Iván Fischer construye un caleidoscopio de lo modal y lo
tonal, de estilización melódica e investigación armónica. La Budapest Festival
Orchestra navega entre
secciones sin atisbo de pausa, con abruptos cambios de ritmo, persuadida de un idioma
folcklórico coherente. Fischer acentúa la seriedad del primer movimiento, por
ejemplo en el sombrío colorido de los cc. 467 y ss., y acuarela la pasión de la Elegia (las súplicas abrasadoras en cc. 34 y ss., con su molto rubato sobre los cromatismos). También articula con delicadeza
y poesía el oloroso y elegante Calmo (cc. 119 y ss.), confrontado con la
severidad de la cita sarcástica, en un gesto casi mahleriano de forzada
vulgaridad. La grabación (Philips, 1997) disfruta de un despliegue dinámico exuberante
(los diferentes niveles de pizzicati
son distinguibles), sin que la alegría degenere en ofensa.

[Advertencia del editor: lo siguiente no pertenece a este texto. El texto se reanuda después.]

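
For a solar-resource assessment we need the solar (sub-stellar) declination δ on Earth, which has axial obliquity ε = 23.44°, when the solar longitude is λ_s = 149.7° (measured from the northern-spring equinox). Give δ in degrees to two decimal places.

sin δ = sin ε · sin λ_s = sin 23.44° × sin 149.7° = 0.200695.
δ = arcsin(0.200695) = +11.58°.

δ = +11.58°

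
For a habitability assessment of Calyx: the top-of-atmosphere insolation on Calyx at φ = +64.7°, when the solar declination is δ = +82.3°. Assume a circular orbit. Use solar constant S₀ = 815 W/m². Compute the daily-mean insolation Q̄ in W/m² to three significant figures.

Q̄ ≈ 730 W/m²

cos H₀ = −tan(+64.7°) tan(+82.300°) = -15.6467 ≤ −1 ⇒ polar day, H₀ = π.
Bracket: H₀ sin φ sin δ + cos φ cos δ sin H₀ = 3.1416×0.90408×0.99098 + 0.42736×0.13399×0.00000 = 2.814639 + 0.000000 = 2.814639.
Q̄ = (S₀/π) × [bracket] = (815/π) × 2.814639 = 730.2 W/m².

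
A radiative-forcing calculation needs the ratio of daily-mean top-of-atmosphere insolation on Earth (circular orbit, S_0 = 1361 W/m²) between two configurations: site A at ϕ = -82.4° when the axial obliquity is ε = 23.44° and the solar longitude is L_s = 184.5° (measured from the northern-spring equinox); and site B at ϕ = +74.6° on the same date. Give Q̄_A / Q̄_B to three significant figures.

— Configuration A (ϕ=-82.4°):
Solar declination: sin δ = sin ε · sin L_s = sin 23.44° × sin 184.5° = -0.03121, so δ = -1.788°.
cos h₀ = −tan(-82.4°) tan(-1.788°) = -0.2340, h₀ = 1.8070 rad.
Bracket: h₀ sin ϕ sin δ + cos ϕ cos δ sin h₀ = 1.8070×-0.99122×-0.03121 + 0.13226×0.99951×0.97223 = 0.055901 + 0.128524 = 0.184425.
Q̄ = (S_0/π) × [bracket] = (1361/π) × 0.184425 = 79.897 W/m².
— Configuration B (ϕ=+74.6°):
cos h₀ = −tan(+74.6°) tan(-1.788°) = 0.1134, h₀ = 1.4572 rad.
Bracket: h₀ sin ϕ sin δ + cos ϕ cos δ sin h₀ = 1.4572×0.96410×-0.03121 + 0.26556×0.99951×0.99355 = -0.043847 + 0.263718 = 0.219871.
Q̄ = (S_0/π) × [bracket] = (1361/π) × 0.219871 = 95.252 W/m².
Ratio Q̄_A / Q̄_B = 79.897 / 95.252 = 0.8388.

Q̄_A / Q̄_B ≈ 0.839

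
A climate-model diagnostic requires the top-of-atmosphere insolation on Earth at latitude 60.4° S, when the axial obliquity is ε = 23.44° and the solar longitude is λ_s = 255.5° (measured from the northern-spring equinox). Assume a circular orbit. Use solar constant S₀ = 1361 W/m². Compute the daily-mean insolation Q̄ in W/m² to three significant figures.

Solar declination: sin δ = sin ε · sin λ_s = sin 23.44° × sin 255.5° = -0.38512, so δ = -22.651°.
cos H₀ = −tan(-60.4°) tan(-22.651°) = -0.7346, H₀ = 2.3959 rad.
Bracket: H₀ sin φ sin δ + cos φ cos δ sin H₀ = 2.3959×-0.86949×-0.38512 + 0.49394×0.92287×0.67851 = 0.802286 + 0.309294 = 1.111580.
Q̄ = (S₀/π) × [bracket] = (1361/π) × 1.111580 = 481.6 W/m².

Q̄ ≈ 482 W/m²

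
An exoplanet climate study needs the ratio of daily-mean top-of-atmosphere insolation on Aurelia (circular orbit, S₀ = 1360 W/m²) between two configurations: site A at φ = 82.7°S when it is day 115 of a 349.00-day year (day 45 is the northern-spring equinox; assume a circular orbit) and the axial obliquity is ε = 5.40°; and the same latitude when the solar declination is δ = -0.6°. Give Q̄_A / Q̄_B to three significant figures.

— Configuration A (φ=-82.7°):
Solar longitude: λ_s = 360° × (115 − 45)/349.00 = 72.206°.
sin δ = sin 5.40° × sin 72.206° = 0.08961, so δ = +5.141°.
cos H₀ = −tan(-82.7°) tan(+5.141°) = 0.7023, H₀ = 0.7922 rad.
Bracket: H₀ sin φ sin δ + cos φ cos δ sin H₀ = 0.7922×-0.99189×0.08961 + 0.12706×0.99598×0.71187 = -0.070413 + 0.090087 = 0.019674.
Q̄ = (S₀/π) × [bracket] = (1360/π) × 0.019674 = 8.5169 W/m².
— Configuration B (φ=-82.7°):
cos H₀ = −tan(-82.7°) tan(-0.600°) = -0.0817, H₀ = 1.6526 rad.
Bracket: H₀ sin φ sin δ + cos φ cos δ sin H₀ = 1.6526×-0.99189×-0.01047 + 0.12706×0.99995×0.99665 = 0.017162 + 0.126628 = 0.143790.
Q̄ = (S₀/π) × [bracket] = (1360/π) × 0.143790 = 62.247 W/m².
Ratio Q̄_A / Q̄_B = 8.5169 / 62.247 = 0.1368.

Q̄_A / Q̄_B ≈ 0.137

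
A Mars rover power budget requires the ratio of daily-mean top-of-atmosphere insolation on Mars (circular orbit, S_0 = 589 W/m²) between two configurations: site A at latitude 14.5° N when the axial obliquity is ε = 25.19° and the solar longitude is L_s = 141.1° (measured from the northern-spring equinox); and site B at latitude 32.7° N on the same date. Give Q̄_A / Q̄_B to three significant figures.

Q̄_A / Q̄_B ≈ 0.990

— Configuration A (ϕ=+14.5°):
Solar declination: sin δ = sin ε · sin L_s = sin 25.19° × sin 141.1° = 0.26727, so δ = +15.502°.
cos h₀ = −tan(+14.5°) tan(+15.502°) = -0.0717, h₀ = 1.6426 rad.
Bracket: h₀ sin ϕ sin δ + cos ϕ cos δ sin h₀ = 1.6426×0.25038×0.26727 + 0.96815×0.96362×0.99742 = 0.109921 + 0.930522 = 1.040443.
Q̄ = (S_0/π) × [bracket] = (589/π) × 1.040443 = 195.07 W/m².
— Configuration B (ϕ=+32.7°):
cos h₀ = −tan(+32.7°) tan(+15.502°) = -0.1781, h₀ = 1.7498 rad.
Bracket: h₀ sin ϕ sin δ + cos ϕ cos δ sin h₀ = 1.7498×0.54024×0.26727 + 0.84151×0.96362×0.98402 = 0.252654 + 0.797938 = 1.050592.
Q̄ = (S_0/π) × [bracket] = (589/π) × 1.050592 = 196.97 W/m².
Ratio Q̄_A / Q̄_B = 195.07 / 196.97 = 0.9904.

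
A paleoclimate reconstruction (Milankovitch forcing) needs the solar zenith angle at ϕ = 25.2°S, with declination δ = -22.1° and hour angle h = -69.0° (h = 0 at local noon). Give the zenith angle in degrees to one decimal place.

cos θ_z = sin ϕ sin δ + cos ϕ cos δ cos h = 0.160189 + 0.300437 = 0.460626.
θ_z = arccos(0.460626) = 62.6°.

θ_z = 62.6°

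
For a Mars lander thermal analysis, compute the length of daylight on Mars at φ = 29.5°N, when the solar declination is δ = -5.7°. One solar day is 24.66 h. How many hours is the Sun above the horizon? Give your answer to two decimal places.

cos H₀ = −tan φ · tan δ = −tan(+29.5°) × tan(-5.700°) = 0.0565, so H₀ = 1.5143 rad = 86.76°.
Daylight = 2H₀/(2π) × 24.66 h = (1.5143/π) × 24.66 = 11.89 h.

11.89 h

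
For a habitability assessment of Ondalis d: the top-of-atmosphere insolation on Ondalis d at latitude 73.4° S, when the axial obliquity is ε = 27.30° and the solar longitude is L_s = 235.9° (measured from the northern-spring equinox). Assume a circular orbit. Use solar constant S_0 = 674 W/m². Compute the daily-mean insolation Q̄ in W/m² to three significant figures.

Q̄ ≈ 245 W/m²

Solar declination: sin δ = sin ε · sin L_s = sin 27.30° × sin 235.9° = -0.37979, so δ = -22.321°.
cos h₀ = −tan(-73.4°) tan(-22.321°) = -1.3772 ≤ −1 ⇒ polar day, h₀ = π.
Bracket: h₀ sin ϕ sin δ + cos ϕ cos δ sin h₀ = 3.1416×-0.95832×-0.37979 + 0.28569×0.92507×0.00000 = 1.143418 + 0.000000 = 1.143418.
Q̄ = (S_0/π) × [bracket] = (674/π) × 1.143418 = 245.3 W/m².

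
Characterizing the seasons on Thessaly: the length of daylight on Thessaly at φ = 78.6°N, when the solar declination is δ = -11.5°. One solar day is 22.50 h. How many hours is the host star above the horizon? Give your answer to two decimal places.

0.00 h

cos H₀ = −tan φ · tan δ = 1.0090 ≥ 1, so the host star never rises (polar night) and H₀ = 0.
Daylight = 2H₀/(2π) × 22.50 h = (0.0000/π) × 22.50 = 0.00 h.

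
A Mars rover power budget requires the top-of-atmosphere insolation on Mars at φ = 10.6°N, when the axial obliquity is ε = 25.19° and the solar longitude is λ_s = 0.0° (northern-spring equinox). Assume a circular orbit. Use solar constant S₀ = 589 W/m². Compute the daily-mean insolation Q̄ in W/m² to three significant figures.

Solar declination: sin δ = sin ε · sin λ_s = sin 25.19° × sin 0.0° = 0.00000, so δ = +0.000°.
cos H₀ = −tan(+10.6°) tan(+0.000°) = -0.0000, H₀ = 1.5708 rad.
Bracket: H₀ sin φ sin δ + cos φ cos δ sin H₀ = 1.5708×0.18395×0.00000 + 0.98294×1.00000×1.00000 = 0.000000 + 0.982940 = 0.982940.
Q̄ = (S₀/π) × [bracket] = (589/π) × 0.982940 = 184.3 W/m².

Q̄ ≈ 184 W/m²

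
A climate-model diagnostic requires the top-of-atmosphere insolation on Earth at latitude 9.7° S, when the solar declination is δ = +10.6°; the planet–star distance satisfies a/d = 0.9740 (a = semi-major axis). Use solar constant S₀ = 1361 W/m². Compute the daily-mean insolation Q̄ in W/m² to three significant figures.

Q̄ ≈ 378 W/m²

cos H₀ = −tan(-9.7°) tan(+10.600°) = 0.0320, H₀ = 1.5388 rad.
Bracket: H₀ sin φ sin δ + cos φ cos δ sin H₀ = 1.5388×-0.16849×0.18395 + 0.98570×0.98294×0.99949 = -0.047693 + 0.968390 = 0.920697.
Inverse-square distance factor (a/d)² = 0.9740² = 0.948676.
Q̄ = (S₀/π) × 0.948676 × [bracket] = (1361/π) × 0.948676 × 0.920697 = 378.4 W/m².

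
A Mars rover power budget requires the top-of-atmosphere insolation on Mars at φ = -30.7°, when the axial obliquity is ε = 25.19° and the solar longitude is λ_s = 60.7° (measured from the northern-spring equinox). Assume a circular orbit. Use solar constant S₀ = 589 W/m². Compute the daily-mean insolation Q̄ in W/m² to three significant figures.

Q̄ ≈ 98.1 W/m²

Solar declination: sin δ = sin ε · sin λ_s = sin 25.19° × sin 60.7° = 0.37117, so δ = +21.788°.
cos H₀ = −tan(-30.7°) tan(+21.788°) = 0.2373, H₀ = 1.3312 rad.
Bracket: H₀ sin φ sin δ + cos φ cos δ sin H₀ = 1.3312×-0.51054×0.37117 + 0.85985×0.92856×0.97143 = -0.252259 + 0.775611 = 0.523352.
Q̄ = (S₀/π) × [bracket] = (589/π) × 0.523352 = 98.12 W/m².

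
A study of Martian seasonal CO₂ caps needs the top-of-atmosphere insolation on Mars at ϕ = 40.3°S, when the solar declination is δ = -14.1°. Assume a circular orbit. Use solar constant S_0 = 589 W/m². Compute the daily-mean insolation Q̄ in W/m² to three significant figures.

Q̄ ≈ 188 W/m²

cos h₀ = −tan(-40.3°) tan(-14.100°) = -0.2130, h₀ = 1.7855 rad.
Bracket: h₀ sin ϕ sin δ + cos ϕ cos δ sin h₀ = 1.7855×-0.64679×-0.24362 + 0.76267×0.96987×0.97705 = 0.281343 + 0.722715 = 1.004058.
Q̄ = (S_0/π) × [bracket] = (589/π) × 1.004058 = 188.2 W/m².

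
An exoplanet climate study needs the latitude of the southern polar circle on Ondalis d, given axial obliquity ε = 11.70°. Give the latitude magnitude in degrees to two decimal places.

78.30°

The polar circle is the lowest latitude that experiences at least one full rotation of continuous darkness at the northern-summer solstice; it lies at |φ| = 90° − ε = 90° − 11.70° = 78.30°.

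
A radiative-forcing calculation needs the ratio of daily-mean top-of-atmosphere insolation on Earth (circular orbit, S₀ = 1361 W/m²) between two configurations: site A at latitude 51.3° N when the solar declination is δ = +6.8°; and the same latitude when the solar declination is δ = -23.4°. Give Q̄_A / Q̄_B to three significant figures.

Q̄_A / Q̄_B ≈ 4.47

— Configuration A (φ=+51.3°):
cos H₀ = −tan(+51.3°) tan(+6.800°) = -0.1488, H₀ = 1.7202 rad.
Bracket: H₀ sin φ sin δ + cos φ cos δ sin H₀ = 1.7202×0.78043×0.11840 + 0.62524×0.99297×0.98886 = 0.158951 + 0.613928 = 0.772879.
Q̄ = (S₀/π) × [bracket] = (1361/π) × 0.772879 = 334.83 W/m².
— Configuration B (φ=+51.3°):
cos H₀ = −tan(+51.3°) tan(-23.400°) = 0.5401, H₀ = 1.0002 rad.
Bracket: H₀ sin φ sin δ + cos φ cos δ sin H₀ = 1.0002×0.78043×-0.39715 + 0.62524×0.91775×0.84157 = -0.310010 + 0.482905 = 0.172895.
Q̄ = (S₀/π) × [bracket] = (1361/π) × 0.172895 = 74.902 W/m².
Ratio Q̄_A / Q̄_B = 334.83 / 74.902 = 4.470.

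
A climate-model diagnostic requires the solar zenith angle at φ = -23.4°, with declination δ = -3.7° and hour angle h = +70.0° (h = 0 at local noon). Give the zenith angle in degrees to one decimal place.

cos θ_z = sin φ sin δ + cos φ cos δ cos h = 0.025629 + 0.313236 = 0.338865.
θ_z = arccos(0.338865) = 70.2°.

θ_z = 70.2°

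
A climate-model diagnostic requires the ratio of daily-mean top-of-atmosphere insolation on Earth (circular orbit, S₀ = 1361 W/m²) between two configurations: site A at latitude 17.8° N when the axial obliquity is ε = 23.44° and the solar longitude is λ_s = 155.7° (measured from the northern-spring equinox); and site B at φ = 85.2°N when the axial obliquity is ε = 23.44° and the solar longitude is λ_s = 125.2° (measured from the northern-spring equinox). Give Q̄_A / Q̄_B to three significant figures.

— Configuration A (φ=+17.8°):
Solar declination: sin δ = sin ε · sin λ_s = sin 23.44° × sin 155.7° = 0.16370, so δ = +9.421°.
cos H₀ = −tan(+17.8°) tan(+9.421°) = -0.0533, H₀ = 1.6241 rad.
Bracket: H₀ sin φ sin δ + cos φ cos δ sin H₀ = 1.6241×0.30570×0.16370 + 0.95213×0.98651×0.99858 = 0.081275 + 0.937952 = 1.019227.
Q̄ = (S₀/π) × [bracket] = (1361/π) × 1.019227 = 441.55 W/m².
— Configuration B (φ=+85.2°):
Solar declination: sin δ = sin ε · sin λ_s = sin 23.44° × sin 125.2° = 0.32505, so δ = +18.969°.
cos H₀ = −tan(+85.2°) tan(+18.969°) = -4.0932 ≤ −1 ⇒ polar day, H₀ = π.
Bracket: H₀ sin φ sin δ + cos φ cos δ sin H₀ = 3.1416×0.99649×0.32505 + 0.08368×0.94570×0.00000 = 1.017593 + 0.000000 = 1.017593.
Q̄ = (S₀/π) × [bracket] = (1361/π) × 1.017593 = 440.84 W/m².
Ratio Q̄_A / Q̄_B = 441.55 / 440.84 = 1.002.

Q̄_A / Q̄_B ≈ 1.00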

Zoltán Kocsis nos embarca en un viaje pancultural y
supranacional (¿un folcklore imaginario? ¿olvidado?). Su versión es la de mayor embriago
magiar, saturada de color, caracterizada en los ritmos, pero poco dada a
estallidos dinámicos. Ya las notas de apertura prometen una teatralidad que no
defrauda la intriga atmosférica de la introducción; el allegro es austero, contrastado y finalmente triunfante. Sin dejar
de sonreír en el contrapunto, las
parejas se vigilan amenazantes en su scherzo;
el adagio exhala convicción emocional
y el Intermezzo
erupciona brutal en la interrupción, con los metales luchando desde los atriles;
las trompetas asilvestradas coronan la
afirmación vital del Finale, con su
fraseo abandonado. La Hungarian National Philharmonic Orchestra goza de una toma sonora espacial, modélica en
definición e impacto: en el Intermezzo
se requieren diez diferentes entonaciones en los timbales en el curso de unos
pocos segundos (cc. 42-50). La
grabación destila dicha sutilidad sin esfuerzo (Hungaroton, 2002).